Die Serotypisierung ist ein weiterer wichtiger Baustein der Diagnostik von RA-Infektionen. Da zwischen den einzelnen RA-Serotypen bestenfalls geringe Kreuzimmunität besteht, ist das

Wissen über die in einem Bestand oder einer Region zirkulierenden Serotypen von großer Bedeutung für die Auswahl und Herstellung bestandsspezifischer Vakzinen. In der Praxis wird die Serotypisierung von RA jedoch dadurch erschwert, dass Referenzseren nur einer kleinen Zahl spezialisierter Labore zur Verfügung stehen. Die Verfügbarkeit eines Satzes kommerziell erhältlicher Anti-RA-Seren könnte hier Abhilfe schaffen. Da das angebotene kommerzielle System jedoch nicht auf Serotyp-Referenzstämmen basiert und die Bezeichnungen der Seren von der allgemein akzeptierten Nomenklatur für RA-Serotypen abweicht, kann es bei paralleler Anwendung beider Nomenklaturen zu Missverständnissen und Fehlinterpretationen kommen.

Um eine bessere Vergleichbarkeit des kommerziellen Systems mit der RA-Serotyp-Nomenklatur zu erreichen, wurden im Rahmen dieser Studie RA-Serotyp-Referenzstämme und Feldisolate mit den kommerziellen Anti-RA-Seren getestet. Von den 14 kommerziellen Seren reagierten sechs Seren mit jeweils einem RA-Referenzstamm, vier Seren reagierten mit mehr als einem der getesteten Stämme, während die verbliebenen vier Seren keinen der getesteten Stämme agglutinierten. Diese Ergebnisse verdeutlichen, dass bei der Interpretation von Serotypisierung-Ergebnissen die Kenntnis über das verwendete System sowie dessen Besonderheiten von großer Bedeutung sind.

Die vorliegende Dissertation beschreibt die Isolation der neuen Riemerella-Spezies RCP sowie atypischer Isolate der Spezies RC aus Rachentupfern gesunder Tauben.

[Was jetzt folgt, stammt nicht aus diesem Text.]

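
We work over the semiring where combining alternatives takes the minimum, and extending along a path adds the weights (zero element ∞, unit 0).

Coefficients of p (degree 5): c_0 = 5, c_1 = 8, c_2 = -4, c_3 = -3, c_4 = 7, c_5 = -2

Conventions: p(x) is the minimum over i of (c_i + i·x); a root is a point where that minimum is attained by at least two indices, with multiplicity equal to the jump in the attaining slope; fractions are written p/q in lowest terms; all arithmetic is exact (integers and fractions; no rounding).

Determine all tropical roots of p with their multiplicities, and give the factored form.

hull edge (i=0, c=5) to (i=2, c=-4): slope -9/2, span 2
hull edge (i=2, c=-4) to (i=5, c=-2): slope 2/3, span 3
Factored form: p(x) = -2 ⊗ (x ⊕ (-2/3)) ⊗ (x ⊕ (-2/3)) ⊗ (x ⊕ (-2/3)) ⊗ (x ⊕ 9/2) ⊗ (x ⊕ 9/2)
Answer: roots = -2/3 (mult 3), 9/2 (mult 2)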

Die Charakterisierung dieser neuen Vertreter des Genus Riemerella deckte Probleme in der sicheren biochemischen Abgrenzung gegenüber dem wirtschaftlich bedeutenden Geflügel-Pathogen RA auf. Es konnte gezeigt werden, dass Spezies-Bestimmung mittels MALDI-TOF MS das Potential besitzt, dieses diagnostische Problem zu lösen. Darüber hinaus wurde ein neuer, RA-spezifischer PCR-Test etabliert und validiert, der sich zur Identifikation sowie zum raschen und sensitiven Nachweis von RA direkt aus diagnostischem Material eignet. Zusammengefasst tragen die Ergebnisse dieser Dissertation dazu bei, die Möglichkeiten der Diagnostik von Riemerella-Infektionen des Geflügels weiter zu verbessern.